Scaringi firma un lavoro molto interessante, sia riguardo le intuizioni che stanno alla base del progetto che in merito all’efficacia registica e narrativa in base agli esiti che il film vuole dare. Dal 30 marzo al cinema.
di Archimede Favini

sabato 3 dicembre 2022 - Recensioni

Marta, sempre più preoccupata per le strane allucinazioni che colpiscono la figlia Nina, decide di portarla a vivere in montagna. Le due prendono così in affitto una vecchia casa dall'aspetto un po' spettrale nella cittadina di Malanotte.
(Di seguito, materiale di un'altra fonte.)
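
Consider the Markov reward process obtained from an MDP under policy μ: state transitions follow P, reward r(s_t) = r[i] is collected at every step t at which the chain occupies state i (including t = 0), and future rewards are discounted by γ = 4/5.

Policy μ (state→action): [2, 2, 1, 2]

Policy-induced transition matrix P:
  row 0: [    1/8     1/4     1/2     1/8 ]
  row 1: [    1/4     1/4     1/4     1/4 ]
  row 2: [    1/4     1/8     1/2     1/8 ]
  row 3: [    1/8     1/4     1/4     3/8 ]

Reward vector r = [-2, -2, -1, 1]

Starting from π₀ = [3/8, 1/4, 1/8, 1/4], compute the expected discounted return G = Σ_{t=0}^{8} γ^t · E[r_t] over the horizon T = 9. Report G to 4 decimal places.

t=0: π = [0.3750, 0.2500, 0.1250, 0.2500], E[r] = -1.1250, γ^t·E[r] = -1.125000, running G = -1.125000
t=1: π = [0.1719, 0.2344, 0.3750, 0.2188], E[r] = -0.9688, γ^t·E[r] = -0.775000, running G = -1.900000
t=2: π = [0.2012, 0.2031, 0.3867, 0.2090], E[r] = -0.9863, γ^t·E[r] = -0.631250, running G = -2.531250
t=3: π = [0.1987, 0.2017, 0.3970, 0.2026], E[r] = -0.9951, γ^t·E[r] = -0.509500, running G = -3.040750
t=4: π = [0.1998, 0.2004, 0.3989, 0.2009], E[r] = -0.9985, γ^t·E[r] = -0.408975, running G = -3.449725
t=5: π = [0.1999, 0.2001, 0.3997, 0.2003], E[r] = -0.9995, γ^t·E[r] = -0.327523, running G = -3.777248
t=6: π = [0.2000, 0.2000, 0.3999, 0.2001], E[r] = -0.9999, γ^t·E[r] = -0.262105, running G = -4.039353
t=7: π = [0.2000, 0.2000, 0.4000, 0.2000], E[r] = -1.0000, γ^t·E[r] = -0.209706, running G = -4.249058
t=8: π = [0.2000, 0.2000, 0.4000, 0.2000], E[r] = -1.0000, γ^t·E[r] = -0.167770, running G = -4.416828

G = -4.4168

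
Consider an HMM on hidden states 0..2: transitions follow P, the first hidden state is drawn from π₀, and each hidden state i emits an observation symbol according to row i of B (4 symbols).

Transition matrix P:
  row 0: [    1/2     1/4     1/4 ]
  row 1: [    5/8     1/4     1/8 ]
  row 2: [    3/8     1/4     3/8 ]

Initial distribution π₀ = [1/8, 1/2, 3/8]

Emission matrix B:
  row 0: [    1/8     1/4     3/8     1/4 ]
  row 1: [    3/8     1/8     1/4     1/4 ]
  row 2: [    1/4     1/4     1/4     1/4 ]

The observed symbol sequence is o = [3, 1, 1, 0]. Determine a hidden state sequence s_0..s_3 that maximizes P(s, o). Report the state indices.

t=0: δ = [3.125e-02, 1.250e-01, 9.375e-02]  (obs o_0=3)
t=1: δ = [1.953e-02, 3.906e-03, 8.789e-03]  ψ = [1, 1, 2]  (obs o_1=1)
t=2: δ = [2.441e-03, 6.104e-04, 1.221e-03]  ψ = [0, 0, 0]  (obs o_2=1)
t=3: δ = [1.526e-04, 2.289e-04, 1.526e-04]  ψ = [0, 0, 0]  (obs o_3=0)
backtrack: best end state = 1; path = [1, 0, 0, 1]

path = [1, 0, 0, 1]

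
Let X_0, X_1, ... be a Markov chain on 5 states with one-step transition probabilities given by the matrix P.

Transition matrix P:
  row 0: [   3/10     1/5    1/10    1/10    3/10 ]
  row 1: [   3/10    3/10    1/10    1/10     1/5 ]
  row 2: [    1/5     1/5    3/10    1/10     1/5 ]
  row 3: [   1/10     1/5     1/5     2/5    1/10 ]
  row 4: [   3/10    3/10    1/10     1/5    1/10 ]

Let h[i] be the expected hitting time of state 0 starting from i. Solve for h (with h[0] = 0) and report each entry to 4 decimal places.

h = [0.0000, 3.9669, 4.4628, 5.1558, 4.0750]

First-step conditioning: h[0] = 0; for i ≠ 0, h[i] = 1 + Σ_k P[i][k]·h[k].
  h[1] = 1 + 3/10·h[1] + 1/10·h[2] + 1/10·h[3] + 1/5·h[4]
  h[2] = 1 + 1/5·h[1] + 3/10·h[2] + 1/10·h[3] + 1/5·h[4]
  h[3] = 1 + 1/5·h[1] + 1/5·h[2] + 2/5·h[3] + 1/10·h[4]
  h[4] = 1 + 3/10·h[1] + 1/10·h[2] + 1/5·h[3] + 1/10·h[4]
Solving the 4×4 linear system over states ≠ 0 gives exactly h = [0, 480/121, 540/121, 8110/1573, 6410/1573] (h[0] = 0 is the target).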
Tuttavia, la situazione clinica di Nina continua a peggiorare: la bambina inizia a soffrire di gravi paralisi ipnagogiche che assumono caratteristiche orrorifiche: durante la paresi Nina vede uscire dalle pareti una figura fantasmatica che si acquatta sul suo petto e cerca di succhiarle via l'anima. Le preoccupazioni e le suggestioni di Nina vengono ingigantite dalla signora Orsa, una vicina di casa, che riconosce la Pantafica nella descrizione di Nina, un'anima dannata che tormenta le notti dei bambini. È tutto nella sua testa, come sostiene Marta, o il male ha davvero preso connotazioni reali?
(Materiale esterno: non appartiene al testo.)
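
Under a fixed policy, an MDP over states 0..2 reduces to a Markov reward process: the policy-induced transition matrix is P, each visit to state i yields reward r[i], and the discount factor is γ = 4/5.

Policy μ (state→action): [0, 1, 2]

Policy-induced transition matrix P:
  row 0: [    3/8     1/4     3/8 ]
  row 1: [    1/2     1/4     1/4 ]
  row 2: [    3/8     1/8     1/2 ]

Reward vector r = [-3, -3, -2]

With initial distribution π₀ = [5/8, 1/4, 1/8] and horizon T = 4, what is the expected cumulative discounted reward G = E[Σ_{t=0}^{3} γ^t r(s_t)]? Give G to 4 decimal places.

t=0: π = [0.6250, 0.2500, 0.1250], E[r] = -2.8750, γ^t·E[r] = -2.875000, running G = -2.875000
t=1: π = [0.4063, 0.2344, 0.3594], E[r] = -2.6406, γ^t·E[r] = -2.112500, running G = -4.987500
t=2: π = [0.4043, 0.2051, 0.3906], E[r] = -2.6094, γ^t·E[r] = -1.670000, running G = -6.657500
t=3: π = [0.4006, 0.2012, 0.3982], E[r] = -2.6018, γ^t·E[r] = -1.332125, running G = -7.989625

G = -7.9896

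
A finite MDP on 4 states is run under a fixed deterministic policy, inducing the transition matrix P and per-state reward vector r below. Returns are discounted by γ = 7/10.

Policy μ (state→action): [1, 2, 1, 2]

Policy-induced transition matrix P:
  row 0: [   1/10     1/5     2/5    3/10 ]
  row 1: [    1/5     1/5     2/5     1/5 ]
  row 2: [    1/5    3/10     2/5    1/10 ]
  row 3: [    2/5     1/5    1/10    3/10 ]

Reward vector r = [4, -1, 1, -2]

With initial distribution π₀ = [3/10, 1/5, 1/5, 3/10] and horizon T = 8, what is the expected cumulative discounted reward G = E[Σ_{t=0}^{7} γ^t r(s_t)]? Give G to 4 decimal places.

t=0: π = [0.3000, 0.2000, 0.2000, 0.3000], E[r] = 0.6000, γ^t·E[r] = 0.600000, running G = 0.600000
t=1: π = [0.2300, 0.2200, 0.3100, 0.2400], E[r] = 0.5300, γ^t·E[r] = 0.371000, running G = 0.971000
t=2: π = [0.2250, 0.2310, 0.3280, 0.2160], E[r] = 0.5650, γ^t·E[r] = 0.276850, running G = 1.247850
t=3: π = [0.2207, 0.2328, 0.3352, 0.2113], E[r] = 0.5626, γ^t·E[r] = 0.192972, running G = 1.440822
t=4: π = [0.2202, 0.2335, 0.3366, 0.2097], E[r] = 0.5645, γ^t·E[r] = 0.135534, running G = 1.576356
t=5: π = [0.2199, 0.2337, 0.3371, 0.2093], E[r] = 0.5645, γ^t·E[r] = 0.094867, running G = 1.671223
t=6: π = [0.2199, 0.2337, 0.3372, 0.2092], E[r] = 0.5646, γ^t·E[r] = 0.066420, running G = 1.737643
t=7: π = [0.2199, 0.2337, 0.3372, 0.2092], E[r] = 0.5646, γ^t·E[r] = 0.046494, running G = 1.784137

G = 1.7841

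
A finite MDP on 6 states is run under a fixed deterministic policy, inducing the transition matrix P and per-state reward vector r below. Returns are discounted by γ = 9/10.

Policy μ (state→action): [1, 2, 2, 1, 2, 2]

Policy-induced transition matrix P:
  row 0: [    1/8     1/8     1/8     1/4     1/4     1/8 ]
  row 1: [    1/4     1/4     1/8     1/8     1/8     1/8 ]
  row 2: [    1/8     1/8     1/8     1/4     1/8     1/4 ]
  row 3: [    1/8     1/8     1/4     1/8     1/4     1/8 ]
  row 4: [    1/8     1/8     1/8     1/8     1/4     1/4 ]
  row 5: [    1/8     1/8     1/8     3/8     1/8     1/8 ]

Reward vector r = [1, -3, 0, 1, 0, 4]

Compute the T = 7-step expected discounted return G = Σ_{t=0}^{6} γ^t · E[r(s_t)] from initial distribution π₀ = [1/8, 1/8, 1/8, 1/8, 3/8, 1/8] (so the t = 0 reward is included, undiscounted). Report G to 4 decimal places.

t=0: π = [0.1250, 0.1250, 0.1250, 0.1250, 0.3750, 0.1250], E[r] = 0.3750, γ^t·E[r] = 0.375000, running G = 0.375000
t=1: π = [0.1406, 0.1406, 0.1406, 0.1875, 0.2031, 0.1875], E[r] = 0.6563, γ^t·E[r] = 0.590625, running G = 0.965625
t=2: π = [0.1426, 0.1426, 0.1484, 0.2070, 0.1914, 0.1680], E[r] = 0.5938, γ^t·E[r] = 0.480938, running G = 1.446563
t=3: π = [0.1428, 0.1428, 0.1509, 0.2034, 0.1926, 0.1675], E[r] = 0.5876, γ^t·E[r] = 0.428394, running G = 1.874957
t=4: π = [0.1429, 0.1429, 0.1504, 0.2036, 0.1924, 0.1679], E[r] = 0.5896, γ^t·E[r] = 0.386856, running G = 2.261813
t=5: π = [0.1429, 0.1429, 0.1504, 0.2036, 0.1923, 0.1678], E[r] = 0.5893, γ^t·E[r] = 0.347986, running G = 2.609799
t=6: π = [0.1429, 0.1429, 0.1505, 0.2036, 0.1924, 0.1678], E[r] = 0.5893, γ^t·E[r] = 0.313183, running G = 2.922982

G = 2.9230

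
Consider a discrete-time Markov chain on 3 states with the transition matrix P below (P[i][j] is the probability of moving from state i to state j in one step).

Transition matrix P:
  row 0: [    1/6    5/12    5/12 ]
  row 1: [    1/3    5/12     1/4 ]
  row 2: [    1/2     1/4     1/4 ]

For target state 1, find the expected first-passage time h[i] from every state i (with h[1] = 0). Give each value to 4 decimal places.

First-step conditioning: h[1] = 0; for i ≠ 1, h[i] = 1 + Σ_k P[i][k]·h[k].
  h[0] = 1 + 1/6·h[0] + 5/12·h[2]
  h[2] = 1 + 1/2·h[0] + 1/4·h[2]
Solving the 2×2 linear system over states ≠ 1 gives exactly h = [14/5, 0, 16/5] (h[1] = 0 is the target).

h = [2.8000, 0.0000, 3.2000]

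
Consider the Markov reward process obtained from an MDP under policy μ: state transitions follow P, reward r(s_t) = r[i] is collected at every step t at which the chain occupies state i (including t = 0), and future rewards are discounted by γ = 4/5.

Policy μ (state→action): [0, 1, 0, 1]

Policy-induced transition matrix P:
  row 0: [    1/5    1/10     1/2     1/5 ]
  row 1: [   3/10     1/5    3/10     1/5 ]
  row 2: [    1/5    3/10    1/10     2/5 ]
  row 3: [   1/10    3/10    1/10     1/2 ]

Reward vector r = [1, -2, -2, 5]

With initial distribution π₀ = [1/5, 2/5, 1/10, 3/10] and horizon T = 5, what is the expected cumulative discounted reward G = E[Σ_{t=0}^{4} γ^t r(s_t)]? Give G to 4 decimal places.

t=0: π = [0.2000, 0.4000, 0.1000, 0.3000], E[r] = 0.7000, γ^t·E[r] = 0.700000, running G = 0.700000
t=1: π = [0.2100, 0.2200, 0.2600, 0.3100], E[r] = 0.8000, γ^t·E[r] = 0.640000, running G = 1.340000
t=2: π = [0.1910, 0.2360, 0.2280, 0.3450], E[r] = 0.9880, γ^t·E[r] = 0.632320, running G = 1.972320
t=3: π = [0.1891, 0.2382, 0.2236, 0.3491], E[r] = 1.0110, γ^t·E[r] = 0.517632, running G = 2.489952
t=4: π = [0.1889, 0.2384, 0.2233, 0.3495], E[r] = 1.0129, γ^t·E[r] = 0.414876, running G = 2.904828

G = 2.9048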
Scaringi costruisce un horror che presenta sì degli aspetti fortemente innovativi e contemporanei, ma che risente d’altro canto di una tradizione millenaria: alla base dell’intreccio sta infatti la leggenda abruzzese della Pantafica, una presenza mostruosa ed evanescente che turberebbe le notti dei bambini. Sebbene la vicenda sia ambientata ai giorni nostri, riecheggiano perennemente i detti dialettali, le formule per scacciare il malocchio, e nel susseguirsi delle ritualità il mood acquisisce un sapore quasi medievale e pagano.